Yes, but not directly with the Encrypt API, which has a 1 MB limit. Instead, use envelope encryption: call GenerateDataKey to get a data key, encrypt your data locally with that key, and store the encrypted data key alongside the data. To decrypt, call Decrypt on the encrypted data key to get the plaintext data key, then decrypt your data locally. This is the recommended approach for any data size.

What happens if I delete a CMK?

Deleting a CMK is not immediate. You schedule deletion with a waiting period between 7 and 30 days (default 30). During this time, the key is in 'Pending Deletion' state and cannot be used, but you can cancel deletion. After the waiting period, AWS deletes the key material permanently. Any data encrypted with that key becomes unrecoverable. Always ensure you no longer need the key or have re-encrypted data with another key before deletion.

How does automatic key rotation work in KMS?

Automatic rotation is available only for symmetric customer managed CMKs. When enabled, KMS generates new cryptographic material for the CMK every year. The old material is retained for decryption of data that was encrypted with the previous key. The key ID, alias, and permissions remain unchanged. AWS managed CMKs are rotated approximately every three years automatically. Asymmetric CMKs cannot be automatically rotated.

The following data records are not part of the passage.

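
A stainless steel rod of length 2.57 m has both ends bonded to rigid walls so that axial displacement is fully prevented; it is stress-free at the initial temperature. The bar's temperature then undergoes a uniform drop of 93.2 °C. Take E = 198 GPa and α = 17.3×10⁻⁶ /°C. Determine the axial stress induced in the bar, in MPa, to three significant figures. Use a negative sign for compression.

319 MPa

Free thermal expansion αLΔT = 17.3e-6 · 2570 · -93.2 = -4.144 mm.
The walls impose strain ε = −(-4.144)/2570 = 1.6124e-03; σ = Eε = 198000 · 1.6124e-03 = 319.2 MPa.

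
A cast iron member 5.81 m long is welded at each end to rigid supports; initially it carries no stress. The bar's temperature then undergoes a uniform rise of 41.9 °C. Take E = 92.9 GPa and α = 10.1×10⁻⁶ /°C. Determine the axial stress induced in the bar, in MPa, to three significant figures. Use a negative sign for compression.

Free thermal expansion αLΔT = 10.1e-6 · 5810 · 41.9 = 2.459 mm.
The walls impose strain ε = −(2.459)/5810 = -4.2319e-04; σ = Eε = 92900 · -4.2319e-04 = -39.31 MPa.

-39.3 MPa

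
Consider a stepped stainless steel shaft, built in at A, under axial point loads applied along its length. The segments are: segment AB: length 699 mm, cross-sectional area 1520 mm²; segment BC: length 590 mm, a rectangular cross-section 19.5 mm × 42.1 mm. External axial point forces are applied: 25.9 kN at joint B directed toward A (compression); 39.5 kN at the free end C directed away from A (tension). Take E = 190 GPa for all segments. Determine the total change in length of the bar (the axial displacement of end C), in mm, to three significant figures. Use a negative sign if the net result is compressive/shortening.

0.182 mm

Internal axial forces (sectioning from the free end, tension +): N_BC = 39.5 kN, N_AB = 13.6 kN.
A_BC = 821 mm².
δ_AB = 13600·699/(1520·190000) = 0.03292 mm
δ_BC = 39500·590/(821·190000) = 0.1494 mm
δ = Σδ_i = 0.1823 mm.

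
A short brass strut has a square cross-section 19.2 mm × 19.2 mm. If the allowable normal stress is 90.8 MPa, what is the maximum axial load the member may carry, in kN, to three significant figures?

A = 368.6 mm².
P_max = σ_allow · A = 90.8 · 368.6 = 33470 N = 33.47 kN.

33.5 kN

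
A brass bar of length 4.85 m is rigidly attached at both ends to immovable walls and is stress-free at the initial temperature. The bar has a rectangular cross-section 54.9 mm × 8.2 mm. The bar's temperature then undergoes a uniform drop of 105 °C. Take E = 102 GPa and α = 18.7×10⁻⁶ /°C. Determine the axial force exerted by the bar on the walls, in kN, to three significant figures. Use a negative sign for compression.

Free thermal expansion αLΔT = 18.7e-6 · 4850 · -105 = -9.523 mm.
The walls impose strain ε = −(-9.523)/4850 = 1.9635e-03; σ = Eε = 102000 · 1.9635e-03 = 200.3 MPa.
Wall reaction R = σ·A = 200.3·450.2 = 90160 N = 90.16 kN.

90.2 kN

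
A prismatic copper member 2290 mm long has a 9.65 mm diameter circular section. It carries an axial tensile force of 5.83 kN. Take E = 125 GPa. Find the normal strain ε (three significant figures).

6.38e-04

A = 73.14 mm².
σ = N/A = 79.71 MPa; ε = σ/E = 79.71/125000 = 6.377e-04.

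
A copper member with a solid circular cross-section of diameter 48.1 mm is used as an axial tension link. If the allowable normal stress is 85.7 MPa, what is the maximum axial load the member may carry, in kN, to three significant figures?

156 kN

A = 1817 mm².
P_max = σ_allow · A = 85.7 · 1817 = 155700 N = 155.7 kN.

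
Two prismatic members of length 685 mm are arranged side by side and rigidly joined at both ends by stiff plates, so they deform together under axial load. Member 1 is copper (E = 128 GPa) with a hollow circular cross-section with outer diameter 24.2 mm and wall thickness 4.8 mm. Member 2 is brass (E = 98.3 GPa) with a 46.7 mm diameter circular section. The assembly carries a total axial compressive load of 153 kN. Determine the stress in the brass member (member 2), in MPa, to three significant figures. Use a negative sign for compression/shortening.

A_1 = 292.5 mm².
A_2 = 1713 mm².
Equal strain + equilibrium ⇒ each member carries load in proportion to AE: A₁E₁ = 37450000 N, A₂E₂ = 168400000 N, ΣAE = 205800000 N.
σ₂ = P·E₂/ΣAE = -153000·98300/205800000 = -73.07 MPa.

-73.1 MPa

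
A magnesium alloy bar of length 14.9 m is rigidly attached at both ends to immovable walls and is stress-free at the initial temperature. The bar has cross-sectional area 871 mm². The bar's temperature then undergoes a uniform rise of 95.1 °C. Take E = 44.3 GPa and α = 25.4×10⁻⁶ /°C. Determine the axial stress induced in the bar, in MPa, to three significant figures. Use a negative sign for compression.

Free thermal expansion αLΔT = 25.4e-6 · 14900 · 95.1 = 35.99 mm.
The walls impose strain ε = −(35.99)/14900 = -2.4155e-03; σ = Eε = 44300 · -2.4155e-03 = -107 MPa.

-107 MPa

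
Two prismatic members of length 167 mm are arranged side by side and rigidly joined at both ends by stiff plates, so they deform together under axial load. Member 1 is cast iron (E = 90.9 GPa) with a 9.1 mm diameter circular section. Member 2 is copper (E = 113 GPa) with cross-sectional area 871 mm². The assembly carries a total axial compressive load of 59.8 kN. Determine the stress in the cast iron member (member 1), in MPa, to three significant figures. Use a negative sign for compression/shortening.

A_1 = 65.04 mm².
Equal strain + equilibrium ⇒ each member carries load in proportion to AE: A₁E₁ = 5912000 N, A₂E₂ = 98420000 N, ΣAE = 104300000 N.
σ₁ = P·E₁/ΣAE = -59800·90900/104300000 = -52.1 MPa.

-52.1 MPa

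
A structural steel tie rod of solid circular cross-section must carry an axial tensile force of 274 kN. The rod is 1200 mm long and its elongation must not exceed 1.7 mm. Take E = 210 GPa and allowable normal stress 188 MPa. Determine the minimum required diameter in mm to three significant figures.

Required area A ≥ P/σ_allow = 274000/188 = 1457 mm².
For a solid circular section, d ≥ √(4A/π) = 43.08 mm.
Elongation limit: A ≥ PL/(Eδ_allow) = 274000·1200/(210000·1.7) = 921 mm² ⇒ d ≥ 34.24 mm.
The stress limit governs.

43.1 mm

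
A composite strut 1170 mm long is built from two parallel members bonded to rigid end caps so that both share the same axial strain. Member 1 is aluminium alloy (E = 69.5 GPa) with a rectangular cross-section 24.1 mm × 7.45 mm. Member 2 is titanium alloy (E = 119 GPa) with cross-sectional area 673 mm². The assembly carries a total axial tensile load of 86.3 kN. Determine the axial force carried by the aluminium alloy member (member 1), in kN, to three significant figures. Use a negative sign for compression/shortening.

11.6 kN

A_1 = 179.5 mm².
Equal strain + equilibrium ⇒ each member carries load in proportion to AE: A₁E₁ = 12480000 N, A₂E₂ = 80090000 N, ΣAE = 92570000 N.
F₁ = P·A₁E₁/ΣAE = 86300·12480000/92570000 = 11630 N.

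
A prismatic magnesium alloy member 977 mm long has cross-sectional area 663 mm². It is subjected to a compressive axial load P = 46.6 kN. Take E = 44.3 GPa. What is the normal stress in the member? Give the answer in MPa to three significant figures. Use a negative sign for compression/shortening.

-70.3 MPa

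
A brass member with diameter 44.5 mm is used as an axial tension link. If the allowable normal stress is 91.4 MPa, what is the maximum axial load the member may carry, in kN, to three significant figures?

142 kN

A = 1555 mm².
P_max = σ_allow · A = 91.4 · 1555 = 142200 N = 142.2 kN.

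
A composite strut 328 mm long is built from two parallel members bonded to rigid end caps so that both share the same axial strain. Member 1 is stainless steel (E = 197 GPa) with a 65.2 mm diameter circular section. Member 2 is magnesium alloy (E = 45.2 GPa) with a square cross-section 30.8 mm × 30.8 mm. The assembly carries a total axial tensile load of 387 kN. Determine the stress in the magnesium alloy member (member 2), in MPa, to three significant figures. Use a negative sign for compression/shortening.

A_1 = 3339 mm².
A_2 = 948.6 mm².
Equal strain + equilibrium ⇒ each member carries load in proportion to AE: A₁E₁ = 657700000 N, A₂E₂ = 42880000 N, ΣAE = 700600000 N.
σ₂ = P·E₂/ΣAE = 387000·45200/700600000 = 24.97 MPa.

25.0 MPa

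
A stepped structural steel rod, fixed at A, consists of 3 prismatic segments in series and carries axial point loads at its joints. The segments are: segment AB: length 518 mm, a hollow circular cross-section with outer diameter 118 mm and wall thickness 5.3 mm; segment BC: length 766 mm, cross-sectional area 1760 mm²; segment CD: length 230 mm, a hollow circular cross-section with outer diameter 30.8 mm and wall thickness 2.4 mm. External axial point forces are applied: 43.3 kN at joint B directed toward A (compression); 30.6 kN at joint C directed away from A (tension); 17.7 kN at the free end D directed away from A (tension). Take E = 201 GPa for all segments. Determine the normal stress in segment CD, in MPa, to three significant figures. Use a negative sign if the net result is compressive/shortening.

82.7 MPa

Internal axial forces (sectioning from the free end, tension +): N_CD = 17.7 kN, N_BC = 48.3 kN, N_AB = 5 kN.
A_CD = 214.1 mm².
σ_CD = N_CD/A_CD = 17700/214.1 = 82.66 MPa.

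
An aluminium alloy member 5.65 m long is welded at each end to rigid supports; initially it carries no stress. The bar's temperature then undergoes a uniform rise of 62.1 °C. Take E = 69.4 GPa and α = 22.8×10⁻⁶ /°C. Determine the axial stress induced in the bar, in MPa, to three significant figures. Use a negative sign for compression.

-98.3 MPa

Free thermal expansion αLΔT = 22.8e-6 · 5650 · 62.1 = 8 mm.
The walls impose strain ε = −(8)/5650 = -1.4159e-03; σ = Eε = 69400 · -1.4159e-03 = -98.26 MPa.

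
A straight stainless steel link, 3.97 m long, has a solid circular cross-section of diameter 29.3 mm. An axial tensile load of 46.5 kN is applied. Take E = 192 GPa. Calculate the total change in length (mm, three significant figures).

A = 674.3 mm².
δ_mech = NL/(AE) = 46500·3970/(674.3·192000) = 1.426 mm.

1.43 mm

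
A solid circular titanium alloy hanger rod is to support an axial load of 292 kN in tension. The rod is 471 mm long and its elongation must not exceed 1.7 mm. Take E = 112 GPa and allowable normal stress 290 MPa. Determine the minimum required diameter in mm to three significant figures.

Required area A ≥ P/σ_allow = 292000/290 = 1007 mm².
For a solid circular section, d ≥ √(4A/π) = 35.81 mm.
Elongation limit: A ≥ PL/(Eδ_allow) = 292000·471/(112000·1.7) = 722.3 mm² ⇒ d ≥ 30.33 mm.
The stress limit governs.

35.8 mm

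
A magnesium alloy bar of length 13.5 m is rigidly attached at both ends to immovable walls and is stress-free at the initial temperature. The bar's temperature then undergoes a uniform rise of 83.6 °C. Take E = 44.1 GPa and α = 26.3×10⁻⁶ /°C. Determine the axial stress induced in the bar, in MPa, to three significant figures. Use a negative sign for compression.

Free thermal expansion αLΔT = 26.3e-6 · 13500 · 83.6 = 29.68 mm.
The walls impose strain ε = −(29.68)/13500 = -2.1987e-03; σ = Eε = 44100 · -2.1987e-03 = -96.96 MPa.

-97.0 MPa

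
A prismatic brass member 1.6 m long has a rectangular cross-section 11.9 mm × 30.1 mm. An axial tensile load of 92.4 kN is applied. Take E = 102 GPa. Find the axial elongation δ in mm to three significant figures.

A = 358.2 mm².
δ_mech = NL/(AE) = 92400·1600/(358.2·102000) = 4.046 mm.

4.05 mm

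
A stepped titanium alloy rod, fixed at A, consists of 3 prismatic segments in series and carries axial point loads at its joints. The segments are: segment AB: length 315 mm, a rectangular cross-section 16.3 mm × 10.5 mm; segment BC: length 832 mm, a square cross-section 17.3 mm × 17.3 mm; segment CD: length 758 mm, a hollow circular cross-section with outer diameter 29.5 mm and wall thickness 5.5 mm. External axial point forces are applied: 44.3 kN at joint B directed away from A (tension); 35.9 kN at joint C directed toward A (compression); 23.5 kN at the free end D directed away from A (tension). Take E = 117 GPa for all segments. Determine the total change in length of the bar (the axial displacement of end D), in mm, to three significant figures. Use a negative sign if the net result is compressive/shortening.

Internal axial forces (sectioning from the free end, tension +): N_CD = 23.5 kN, N_BC = -12.4 kN, N_AB = 31.9 kN.
A_AB = 171.2 mm².
A_BC = 299.3 mm².
A_CD = 414.7 mm².
δ_AB = 31900·315/(171.2·117000) = 0.5018 mm
δ_BC = -12400·832/(299.3·117000) = -0.2946 mm
δ_CD = 23500·758/(414.7·117000) = 0.3671 mm
δ = Σδ_i = 0.5743 mm.

0.574 mm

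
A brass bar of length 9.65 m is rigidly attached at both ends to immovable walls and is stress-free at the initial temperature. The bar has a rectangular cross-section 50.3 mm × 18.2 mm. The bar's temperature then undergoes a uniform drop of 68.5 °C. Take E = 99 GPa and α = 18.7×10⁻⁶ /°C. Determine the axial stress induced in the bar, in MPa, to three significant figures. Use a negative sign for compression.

127 MPa

Free thermal expansion αLΔT = 18.7e-6 · 9650 · -68.5 = -12.36 mm.
The walls impose strain ε = −(-12.36)/9650 = 1.2809e-03; σ = Eε = 99000 · 1.2809e-03 = 126.8 MPa.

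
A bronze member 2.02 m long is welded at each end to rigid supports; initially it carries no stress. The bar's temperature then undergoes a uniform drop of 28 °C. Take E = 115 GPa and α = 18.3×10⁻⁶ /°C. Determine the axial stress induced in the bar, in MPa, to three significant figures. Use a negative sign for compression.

58.9 MPa

Free thermal expansion αLΔT = 18.3e-6 · 2020 · -28 = -1.035 mm.
The walls impose strain ε = −(-1.035)/2020 = 5.1240e-04; σ = Eε = 115000 · 5.1240e-04 = 58.93 MPa.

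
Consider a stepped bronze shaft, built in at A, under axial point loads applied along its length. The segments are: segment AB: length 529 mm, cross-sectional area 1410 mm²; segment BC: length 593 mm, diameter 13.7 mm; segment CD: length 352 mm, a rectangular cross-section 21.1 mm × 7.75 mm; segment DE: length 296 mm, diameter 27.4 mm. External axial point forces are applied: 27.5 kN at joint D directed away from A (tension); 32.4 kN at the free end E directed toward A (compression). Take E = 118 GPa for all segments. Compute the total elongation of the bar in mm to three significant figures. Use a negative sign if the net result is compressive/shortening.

Internal axial forces (sectioning from the free end, tension +): N_DE = -32.4 kN, N_CD = -4.9 kN, N_BC = -4.9 kN, N_AB = -4.9 kN.
A_BC = 147.4 mm².
A_CD = 163.5 mm².
A_DE = 589.6 mm².
δ_AB = -4900·529/(1410·118000) = -0.01558 mm
δ_BC = -4900·593/(147.4·118000) = -0.167 mm
δ_CD = -4900·352/(163.5·118000) = -0.08939 mm
δ_DE = -32400·296/(589.6·118000) = -0.1378 mm
δ = Σδ_i = -0.4098 mm.

-0.410 mm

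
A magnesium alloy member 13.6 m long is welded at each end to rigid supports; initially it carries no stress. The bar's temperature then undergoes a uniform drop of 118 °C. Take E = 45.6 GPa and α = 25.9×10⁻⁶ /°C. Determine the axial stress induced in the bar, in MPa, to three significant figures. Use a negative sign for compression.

139 MPa

Free thermal expansion αLΔT = 25.9e-6 · 13600 · -118 = -41.56 mm.
The walls impose strain ε = −(-41.56)/13600 = 3.0562e-03; σ = Eε = 45600 · 3.0562e-03 = 139.4 MPa.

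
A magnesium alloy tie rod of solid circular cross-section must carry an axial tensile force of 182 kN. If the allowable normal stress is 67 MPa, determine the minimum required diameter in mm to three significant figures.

58.8 mm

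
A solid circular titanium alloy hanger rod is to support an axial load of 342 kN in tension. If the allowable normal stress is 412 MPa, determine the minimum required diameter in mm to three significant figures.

Required area A ≥ P/σ_allow = 342000/412 = 830.1 mm².
For a solid circular section, d ≥ √(4A/π) = 32.51 mm.

32.5 mm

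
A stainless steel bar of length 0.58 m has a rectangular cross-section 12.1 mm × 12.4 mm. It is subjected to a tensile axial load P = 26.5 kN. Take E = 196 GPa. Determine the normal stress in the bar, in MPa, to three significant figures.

177 MPa

A = 150 mm².
σ = N/A = 26500/150 = 176.6 MPa.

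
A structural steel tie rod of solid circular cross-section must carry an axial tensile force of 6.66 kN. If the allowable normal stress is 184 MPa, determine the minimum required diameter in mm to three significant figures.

6.79 mm

Required area A ≥ P/σ_allow = 6660/184 = 36.2 mm².
For a solid circular section, d ≥ √(4A/π) = 6.789 mm.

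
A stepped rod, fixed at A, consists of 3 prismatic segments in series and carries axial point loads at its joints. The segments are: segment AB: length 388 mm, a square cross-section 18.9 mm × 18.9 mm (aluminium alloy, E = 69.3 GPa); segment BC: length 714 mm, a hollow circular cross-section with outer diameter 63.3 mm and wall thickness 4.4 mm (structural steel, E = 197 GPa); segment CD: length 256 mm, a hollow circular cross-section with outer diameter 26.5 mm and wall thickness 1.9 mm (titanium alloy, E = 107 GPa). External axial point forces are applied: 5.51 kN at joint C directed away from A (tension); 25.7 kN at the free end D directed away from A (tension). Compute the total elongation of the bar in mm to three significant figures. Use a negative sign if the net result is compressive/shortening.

Internal axial forces (sectioning from the free end, tension +): N_CD = 25.7 kN, N_BC = 31.21 kN, N_AB = 31.21 kN.
A_AB = 357.2 mm².
A_BC = 814.2 mm².
A_CD = 146.8 mm².
δ_AB = 31210·388/(357.2·69300) = 0.4892 mm
δ_BC = 31210·714/(814.2·197000) = 0.1389 mm
δ_CD = 25700·256/(146.8·107000) = 0.4187 mm
δ = Σδ_i = 1.047 mm.

1.05 mm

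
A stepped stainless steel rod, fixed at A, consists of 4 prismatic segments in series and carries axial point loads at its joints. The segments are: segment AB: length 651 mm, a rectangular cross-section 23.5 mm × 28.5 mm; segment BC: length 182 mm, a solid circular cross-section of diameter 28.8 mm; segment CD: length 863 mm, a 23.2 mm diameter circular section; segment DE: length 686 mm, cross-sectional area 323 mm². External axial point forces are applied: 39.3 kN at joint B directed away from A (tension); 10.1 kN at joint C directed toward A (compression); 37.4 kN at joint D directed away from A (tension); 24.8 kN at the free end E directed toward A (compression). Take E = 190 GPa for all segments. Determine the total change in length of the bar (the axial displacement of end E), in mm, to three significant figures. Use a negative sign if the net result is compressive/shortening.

0.0757 mm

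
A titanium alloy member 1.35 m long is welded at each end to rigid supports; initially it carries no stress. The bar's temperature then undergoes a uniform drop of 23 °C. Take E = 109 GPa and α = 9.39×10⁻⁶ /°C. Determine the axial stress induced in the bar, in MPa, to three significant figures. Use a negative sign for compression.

23.5 MPa

Free thermal expansion αLΔT = 9.39e-6 · 1350 · -23 = -0.2916 mm.
The walls impose strain ε = −(-0.2916)/1350 = 2.1597e-04; σ = Eε = 109000 · 2.1597e-04 = 23.54 MPa.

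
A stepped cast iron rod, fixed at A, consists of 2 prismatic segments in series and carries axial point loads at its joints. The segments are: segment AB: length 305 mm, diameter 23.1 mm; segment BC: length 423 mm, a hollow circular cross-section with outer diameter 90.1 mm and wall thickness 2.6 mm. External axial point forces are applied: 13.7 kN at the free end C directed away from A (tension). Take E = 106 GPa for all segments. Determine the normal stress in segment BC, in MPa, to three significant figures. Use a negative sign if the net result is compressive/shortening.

Internal axial forces (sectioning from the free end, tension +): N_BC = 13.7 kN, N_AB = 13.7 kN.
A_BC = 714.7 mm².
σ_BC = N_BC/A_BC = 13700/714.7 = 19.17 MPa.

19.2 MPa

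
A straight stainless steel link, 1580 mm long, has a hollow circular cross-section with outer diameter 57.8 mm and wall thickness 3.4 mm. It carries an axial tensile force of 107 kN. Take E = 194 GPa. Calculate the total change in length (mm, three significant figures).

1.50 mm

A = 581.1 mm².
δ_mech = NL/(AE) = 107000·1580/(581.1·194000) = 1.5 mm.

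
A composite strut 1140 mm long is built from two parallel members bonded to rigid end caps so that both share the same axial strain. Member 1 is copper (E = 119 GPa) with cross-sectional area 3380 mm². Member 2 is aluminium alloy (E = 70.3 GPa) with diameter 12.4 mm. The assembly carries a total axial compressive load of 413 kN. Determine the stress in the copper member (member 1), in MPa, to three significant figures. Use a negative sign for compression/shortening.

A_2 = 120.8 mm².
Equal strain + equilibrium ⇒ each member carries load in proportion to AE: A₁E₁ = 402200000 N, A₂E₂ = 8490000 N, ΣAE = 410700000 N.
σ₁ = P·E₁/ΣAE = -413000·119000/410700000 = -119.7 MPa.

-120 MPa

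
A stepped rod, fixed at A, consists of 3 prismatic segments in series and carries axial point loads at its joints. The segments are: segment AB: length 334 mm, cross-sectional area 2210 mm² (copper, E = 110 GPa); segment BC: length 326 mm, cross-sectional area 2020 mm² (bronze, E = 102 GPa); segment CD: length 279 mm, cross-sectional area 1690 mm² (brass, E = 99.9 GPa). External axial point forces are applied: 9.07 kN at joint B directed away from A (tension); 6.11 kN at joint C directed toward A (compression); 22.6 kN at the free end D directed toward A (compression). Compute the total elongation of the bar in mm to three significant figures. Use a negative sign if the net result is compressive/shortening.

-0.110 mm

Internal axial forces (sectioning from the free end, tension +): N_CD = -22.6 kN, N_BC = -28.71 kN, N_AB = -19.64 kN.
δ_AB = -19640·334/(2210·110000) = -0.02698 mm
δ_BC = -28710·326/(2020·102000) = -0.04543 mm
δ_CD = -22600·279/(1690·99900) = -0.03735 mm
δ = Σδ_i = -0.1098 mm.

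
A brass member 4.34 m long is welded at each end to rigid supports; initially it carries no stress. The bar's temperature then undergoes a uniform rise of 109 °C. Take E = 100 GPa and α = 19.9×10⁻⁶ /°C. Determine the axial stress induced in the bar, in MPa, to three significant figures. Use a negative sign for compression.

-217 MPa

Free thermal expansion αLΔT = 19.9e-6 · 4340 · 109 = 9.414 mm.
The walls impose strain ε = −(9.414)/4340 = -2.1691e-03; σ = Eε = 100000 · -2.1691e-03 = -216.9 MPa.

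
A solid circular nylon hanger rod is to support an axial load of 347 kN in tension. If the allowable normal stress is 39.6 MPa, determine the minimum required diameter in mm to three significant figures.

Required area A ≥ P/σ_allow = 347000/39.6 = 8763 mm².
For a solid circular section, d ≥ √(4A/π) = 105.6 mm.

106 mm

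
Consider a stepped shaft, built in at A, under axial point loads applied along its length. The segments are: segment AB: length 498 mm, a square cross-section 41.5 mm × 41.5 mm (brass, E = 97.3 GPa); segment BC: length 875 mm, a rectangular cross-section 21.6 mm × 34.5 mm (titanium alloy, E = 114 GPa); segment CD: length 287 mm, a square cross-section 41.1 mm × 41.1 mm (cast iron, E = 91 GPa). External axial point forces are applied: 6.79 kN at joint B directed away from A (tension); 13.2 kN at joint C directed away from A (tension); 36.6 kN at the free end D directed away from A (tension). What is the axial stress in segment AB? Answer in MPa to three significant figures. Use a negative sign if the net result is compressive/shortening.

32.9 MPa

Internal axial forces (sectioning from the free end, tension +): N_CD = 36.6 kN, N_BC = 49.8 kN, N_AB = 56.59 kN.
A_AB = 1722 mm².
σ_AB = N_AB/A_AB = 56590/1722 = 32.86 MPa.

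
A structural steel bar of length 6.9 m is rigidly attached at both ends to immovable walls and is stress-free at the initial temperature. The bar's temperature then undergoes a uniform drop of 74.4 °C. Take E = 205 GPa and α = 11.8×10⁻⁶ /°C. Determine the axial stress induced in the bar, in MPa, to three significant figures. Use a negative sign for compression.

180 MPa

Free thermal expansion αLΔT = 11.8e-6 · 6900 · -74.4 = -6.058 mm.
The walls impose strain ε = −(-6.058)/6900 = 8.7792e-04; σ = Eε = 205000 · 8.7792e-04 = 180 MPa.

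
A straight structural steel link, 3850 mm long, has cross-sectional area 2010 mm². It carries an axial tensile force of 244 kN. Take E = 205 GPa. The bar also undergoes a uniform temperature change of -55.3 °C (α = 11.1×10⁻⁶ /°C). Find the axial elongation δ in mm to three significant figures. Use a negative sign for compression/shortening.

-0.0834 mm

δ_mech = NL/(AE) = 244000·3850/(2010·205000) = 2.28 mm.
δ_thermal = αLΔT = 11.1e-6·3850·-55.3 = -2.363 mm.
δ = δ_mech + δ_thermal = -0.08343 mm.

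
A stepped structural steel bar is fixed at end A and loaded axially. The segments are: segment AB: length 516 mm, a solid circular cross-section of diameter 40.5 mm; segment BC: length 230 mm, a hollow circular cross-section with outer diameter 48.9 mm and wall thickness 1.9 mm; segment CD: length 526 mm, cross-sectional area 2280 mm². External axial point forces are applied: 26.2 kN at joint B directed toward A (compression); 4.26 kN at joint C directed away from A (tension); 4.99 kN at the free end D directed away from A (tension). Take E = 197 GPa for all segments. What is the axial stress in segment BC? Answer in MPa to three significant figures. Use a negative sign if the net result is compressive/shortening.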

What is the free tier for KMS?

The KMS free tier includes 20,000 requests per month for AWS managed CMKs (not customer managed). This covers requests to Encrypt, Decrypt, GenerateDataKey, etc., when using AWS managed keys. Customer managed CMKs cost $1 per month each, and API calls for them are not free (except the first 20,000 per month for AWS managed keys). The free tier is per account per region.

Can I use KMS to encrypt data in my own application outside AWS?

Yes. You can use the AWS SDK to call KMS APIs from any application, whether it runs on-premises or in another cloud. However, you must have network access to the KMS endpoint (over the internet or via VPN/Direct Connect). You can generate data keys and encrypt/decrypt data. For client-side encryption, consider using the AWS Encryption SDK, which handles envelope encryption and integrates with KMS.

What is a key policy and how is it different from an IAM policy?

A key policy is a resource-based policy attached directly to a CMK. It defines who can access the key and what actions they can perform. Every CMK must have exactly one key policy. An IAM policy is an identity-based policy attached to a user, group, or role. For an IAM policy to grant access to a CMK, the key policy must explicitly allow the root user to delegate access via IAM (by setting a statement with 'Effect': 'Allow' and 'Principal': {'AWS': 'arn:aws:iam::account-id:root'} and 'Action': 'kms:*' and 'Resource': '*'). If the key policy does not allow IAM, IAM policies are ineffective.